Ouch. At that point, I could hardly stand the idea of gaining weight. I was quite attached to my size 0 body. But, slowly but surely, I began to accept that I just needed to do it. So, I started gorging myself and gained 7 pounds in one weekend! I made it up to 115 and kind of camped out there for a while, hoping I wouldn't need to gain more. My OB had taken pity on me and done some of her own research on HA, even contacting her RE (reproductive endocrinologist) friend to ask for advice. She suggested that we start with clomid. So DH (dear hubby) and I talked it over and decided to start a cycle of clomid right around the beginning of November. I picked up the prescription at the pharmacist and waited--and prayed that something would happen naturally.
Though I had been pretty religious about checking my CM, CP, and temping every day (these are infertility code words for cervical mucus, cervical position, and taking basal body temperature), I had basically given up that anything would happen and stopped reading into them. Then, about a week before I was planning to start the clomid, I noticed that my boobs were really sore for a couple of days. Then, all of a sudden, my BBT shot up from the upper 96's to the lower 98's. I had ovulated! I couldn't believe it! I got my progesterone tested just to be sure, and the ovulation was confirmed. My period showed up 10 days later. I was ecstatic! I couldn't believe my body had done its thing on its own after six years!

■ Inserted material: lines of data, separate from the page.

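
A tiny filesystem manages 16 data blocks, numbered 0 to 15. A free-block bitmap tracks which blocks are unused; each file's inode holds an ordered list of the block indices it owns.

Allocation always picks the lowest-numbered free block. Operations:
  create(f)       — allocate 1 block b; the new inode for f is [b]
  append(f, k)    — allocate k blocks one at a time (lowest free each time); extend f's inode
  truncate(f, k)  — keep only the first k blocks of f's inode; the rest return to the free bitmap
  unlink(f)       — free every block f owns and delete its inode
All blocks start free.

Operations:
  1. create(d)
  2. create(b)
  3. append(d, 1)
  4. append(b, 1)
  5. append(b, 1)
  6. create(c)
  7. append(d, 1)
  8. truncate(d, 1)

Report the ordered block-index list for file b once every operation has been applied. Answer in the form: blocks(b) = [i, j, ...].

blocks(b) = [1, 3, 4]

  1. create(d)  ⇒  F...............  {d→[0]}
  2. create(b)  ⇒  FF..............  {b→[1]; d→[0]}
  3. append(d, 1)  ⇒  FFF.............  {b→[1]; d→[0, 2]}
  4. append(b, 1)  ⇒  FFFF............  {b→[1, 3]; d→[0, 2]}
  5. append(b, 1)  ⇒  FFFFF...........  {b→[1, 3, 4]; d→[0, 2]}
  6. create(c)  ⇒  FFFFFF..........  {b→[1, 3, 4]; c→[5]; d→[0, 2]}
  7. append(d, 1)  ⇒  FFFFFFF.........  {b→[1, 3, 4]; c→[5]; d→[0, 2, 6]}
  8. truncate(d, 1)  ⇒  FF.FFF..........  {b→[1, 3, 4]; c→[5]; d→[0]}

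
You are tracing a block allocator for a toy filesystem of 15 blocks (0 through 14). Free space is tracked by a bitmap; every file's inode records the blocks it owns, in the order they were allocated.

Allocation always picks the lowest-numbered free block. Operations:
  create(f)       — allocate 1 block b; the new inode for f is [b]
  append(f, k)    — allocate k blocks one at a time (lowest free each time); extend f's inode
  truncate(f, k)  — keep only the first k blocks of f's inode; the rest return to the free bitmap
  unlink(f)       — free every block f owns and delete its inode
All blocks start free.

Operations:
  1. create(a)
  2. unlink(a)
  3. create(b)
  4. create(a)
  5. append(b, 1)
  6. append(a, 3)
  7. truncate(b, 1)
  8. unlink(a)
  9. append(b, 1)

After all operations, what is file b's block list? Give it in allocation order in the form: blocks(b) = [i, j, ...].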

DH and I were more prepared with the BMSing (baby-making sex) the next cycle. I ovulated on day 33 and endured a gut-wrenching 2-week-wait, reading into every symptom and doing everything I could to think about other things. I had gotten progesterone suppositories from my OB to lengthen my LP (luteal phase--time between ovulation and period, which should be around 14 days but had only been 9 for me the first time). I had just about the worst pms I've ever had, but I was holding out hope that the awful cramps were a sign of a little fertilized embryo getting cozy. In the meantime, we spent Christmas break with my in-laws, hearing about little else than my adorable niece. Okay, maybe that's an exaggeration. But that's how it felt. I guess I expected a little more sensitivity on their part since they knew what was going on. But really, I don't think anyone who hasn't gone through infertility has much of a clue how it feels, so I can't expect them to simply not mention their cute granddaughter ever around me. That would be even weirder, I suppose.

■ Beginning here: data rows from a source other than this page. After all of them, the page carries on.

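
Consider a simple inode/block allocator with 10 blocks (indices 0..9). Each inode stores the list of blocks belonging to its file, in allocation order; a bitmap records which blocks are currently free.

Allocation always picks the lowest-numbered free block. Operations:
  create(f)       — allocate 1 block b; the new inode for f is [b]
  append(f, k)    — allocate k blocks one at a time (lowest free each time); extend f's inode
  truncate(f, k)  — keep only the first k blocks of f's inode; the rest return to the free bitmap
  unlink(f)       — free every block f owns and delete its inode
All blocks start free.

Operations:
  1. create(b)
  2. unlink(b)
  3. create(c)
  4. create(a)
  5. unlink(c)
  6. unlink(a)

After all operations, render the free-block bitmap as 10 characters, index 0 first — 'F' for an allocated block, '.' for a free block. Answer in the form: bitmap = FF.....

bitmap = ..........

after create(b) → b:[0]  free=[F.........]
after unlink(b) →   free=[..........]
after create(c) → c:[0]  free=[F.........]
after create(a) → a:[1], c:[0]  free=[FF........]
after unlink(c) → a:[1]  free=[.F........]
after unlink(a) →   free=[..........]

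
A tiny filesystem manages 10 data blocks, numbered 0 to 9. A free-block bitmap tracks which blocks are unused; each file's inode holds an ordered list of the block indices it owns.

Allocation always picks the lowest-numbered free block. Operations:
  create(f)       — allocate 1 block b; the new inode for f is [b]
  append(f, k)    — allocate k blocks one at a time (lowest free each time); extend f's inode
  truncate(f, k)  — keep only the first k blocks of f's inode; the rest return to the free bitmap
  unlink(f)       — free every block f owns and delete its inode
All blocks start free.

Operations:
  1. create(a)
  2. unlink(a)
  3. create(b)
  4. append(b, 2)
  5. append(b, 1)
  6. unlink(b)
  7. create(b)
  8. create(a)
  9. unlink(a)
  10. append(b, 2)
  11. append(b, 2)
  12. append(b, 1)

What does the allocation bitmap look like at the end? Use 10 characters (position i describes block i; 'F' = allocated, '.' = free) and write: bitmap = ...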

After 18 excruciating days (and three or four negative pregnancy tests), my period finally showed. Even though I knew we only had a 25% chance, I think I had been so worried about ovulating for so long that I felt like once I finally ovulated, the problem would be solved. So many of our friends seem to be able to get pregnant on the first try, so when we didn't, I was crushed yet again. Yet again, intense negative emotions for no rational reason.

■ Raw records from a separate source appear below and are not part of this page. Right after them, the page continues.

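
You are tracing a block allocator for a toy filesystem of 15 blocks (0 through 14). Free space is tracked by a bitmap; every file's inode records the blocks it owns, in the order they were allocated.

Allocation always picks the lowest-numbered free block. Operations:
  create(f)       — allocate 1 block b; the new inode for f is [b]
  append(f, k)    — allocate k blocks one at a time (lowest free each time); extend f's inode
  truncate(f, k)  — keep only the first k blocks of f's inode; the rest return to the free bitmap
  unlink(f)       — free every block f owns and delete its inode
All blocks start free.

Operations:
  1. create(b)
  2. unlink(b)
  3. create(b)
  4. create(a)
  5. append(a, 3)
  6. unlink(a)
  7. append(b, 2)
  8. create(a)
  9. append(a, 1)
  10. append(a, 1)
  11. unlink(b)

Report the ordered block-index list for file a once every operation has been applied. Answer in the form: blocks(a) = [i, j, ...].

blocks(a) = [3, 4, 5]

create(b): bitmap=F.............. | b=[0]
unlink(b): bitmap=............... | 
create(b): bitmap=F.............. | b=[0]
create(a): bitmap=FF............. | a=[1] b=[0]
append(a, 3): bitmap=FFFFF.......... | a=[1, 2, 3, 4] b=[0]
unlink(a): bitmap=F.............. | b=[0]
append(b, 2): bitmap=FFF............ | b=[0, 1, 2]
create(a): bitmap=FFFF........... | a=[3] b=[0, 1, 2]
append(a, 1): bitmap=FFFFF.......... | a=[3, 4] b=[0, 1, 2]
append(a, 1): bitmap=FFFFFF......... | a=[3, 4, 5] b=[0, 1, 2]
unlink(b): bitmap=...FFF......... | a=[3, 4, 5]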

And here we are now. I'm on day 18 of my third natural cycle. The emotions of all this are just killer, and there's no way around them. I trust that God is sovereign and that he loves me, but I fear how much suffering he's going to take me through. DH had been reminding me to take this one day at a time, and to focus on all the many things I have to be thankful for--that I was diagnosed so early, that I found the HA message board, that I only had to gain 10 pounds, that I'm cycling. But it's hard not to focus on the fact that with a cycle as slow as mine has been, I only get half as many chances as anyone else. So this could be a long journey, folks.